A maracutaia é admitida pelo próprio pastor-laranja Eduardo Sampaio
de Oliveira, que virou alvo de dezenas de ações de execução trabalhistas
movidas por ex-funcionários contra a Faculdade Evangélica. Para tentar
evitar o bloqueio de seus bens, o advogado de Oliveira interpôs na
Justiça do Trabalho recurso alegando que seu cliente “nunca foi sócio”

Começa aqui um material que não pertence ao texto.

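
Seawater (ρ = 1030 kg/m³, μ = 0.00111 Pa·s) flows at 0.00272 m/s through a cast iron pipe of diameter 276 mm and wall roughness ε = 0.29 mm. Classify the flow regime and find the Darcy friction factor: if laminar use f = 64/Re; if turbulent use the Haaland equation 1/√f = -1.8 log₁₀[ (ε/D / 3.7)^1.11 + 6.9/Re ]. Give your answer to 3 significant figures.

f ≈ 0.0919

Re = ρVD/μ = 1030·0.00272·0.276/0.00111 = 696.6.
Re < 2300 → laminar, so f = 64/Re = 0.09187 (roughness is irrelevant in laminar flow).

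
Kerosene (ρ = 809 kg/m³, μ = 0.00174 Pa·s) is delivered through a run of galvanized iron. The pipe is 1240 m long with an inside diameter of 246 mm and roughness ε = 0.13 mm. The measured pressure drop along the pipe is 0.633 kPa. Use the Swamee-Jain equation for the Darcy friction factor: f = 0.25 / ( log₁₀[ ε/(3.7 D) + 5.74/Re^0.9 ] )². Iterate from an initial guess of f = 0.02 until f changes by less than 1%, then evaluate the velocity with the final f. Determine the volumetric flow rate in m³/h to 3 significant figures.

Q ≈ 17.2 m³/h

Rearranging Darcy-Weisbach: V = √(2·ΔP·D/(f·L·ρ)). With ε/D = 0.00013/0.246 = 0.000528, iterate starting from f = 0.02:
  f = 0.02 → V = √(2·633·0.246/(0.02·1240·809)) = 0.1246 m/s; Re = ρVD/μ = 1.425e+04; f → 0.02924
  f = 0.02924 → V = 0.103 m/s; Re = 1.179e+04; f → 0.0306
  f = 0.0306 → V = 0.1007 m/s; Re = 1.152e+04; f → 0.03078
Converged (Δf/f < 1%). With the final f = 0.03078: V = √(2·633·0.246/(0.03078·1240·809)) = 0.1004 m/s.
Q = V·A = 0.1004·(π/4·0.246²) = 0.004774 m³/s = 17.2 m³/h.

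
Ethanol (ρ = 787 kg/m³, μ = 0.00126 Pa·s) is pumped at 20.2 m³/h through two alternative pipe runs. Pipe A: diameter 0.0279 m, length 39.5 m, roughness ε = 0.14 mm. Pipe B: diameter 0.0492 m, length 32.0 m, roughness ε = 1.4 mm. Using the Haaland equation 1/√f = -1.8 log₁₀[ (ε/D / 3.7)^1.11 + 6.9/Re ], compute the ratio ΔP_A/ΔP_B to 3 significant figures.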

da instituição de ensino. “No que pese 20% das cotas da Faculdade
Evangélica de Brasília constarem do contrato social, a rigor este
percentual nunca lhe pertenceu. A bem da verdade, as cotas são de
propriedade da Conamad (Convenção Nacional das Assembleias de Deus no
Brasil – Ministério Madureira), presidida pelo Bispo Manoel Ferreira”,
escreve o advogado Raimundo Pereira, o advogado de Sampaio. O próprio
advogado reconhece que a Conamad, por ser entidade religiosa sem fim
lucrativo, “não pode figurar como sócia em contrato social de empresa
comercial”. E conclui como seu cliente virou laranja do bispo: “Por
determinação do bispo Manoel Ferreira, ele foi designado para figurar no
contrato, ficando a Conamad na condição de sócia oculta”. Uma
verdadeira confissão de culpa.

Pelo que sugerem os documentos reunidos pelo pastor Donizetti Pereira, a
tentativa de dar uma fachada de legalidade para o negócio é apenas um
dos muitos pecados do bispo Manoel Ferreira. Após seis anos de
existência, a Faculdade Evangélica está afundada em dívidas, é alvo de
140 ações trabalhistas, 18 ações de execução judiciais que superam R$
1,6 milhão, além de pendências no Serasa e 108 protestos. A faculdade
também emitiu nada menos que 89 cheques sem fundo, de valores que variam
R$ 45 a R$ 50 mil. “Eu recebi quatro cheques de R$ 50 mil por conta da
venda das minhas cotas na sociedade. Quando fui sacar, eles sustaram os
cheques”, afirma o pastor Donizetti Ferreira, que retirava mensalmente
um pró-labore de R$ 3 mil. Ele conta que, além dos sócios que tomaram
calote, há dezenas de professores, demitidos sem receber seus direitos
trabalhistas. “Alguns sequer tiveram seus salários depositados no mês em
que saíram da Faculdade”, afirma. A par da gestão temerária da
instituição, o pastor revela que a Faculdade Evangélica não depositou o
FGTS e o INSS dos funcionários, e recentemente foi multada pela Receita
Federal em cerca de R$ 2 milhões por sonegação. Consultados por ISTOÉ, o
bispo Manoel Ferreira e o pastor Eduardo Sampaio não retornaram o
contato. Resta saber que explicação eles darão a seus fiéis e à Justiça.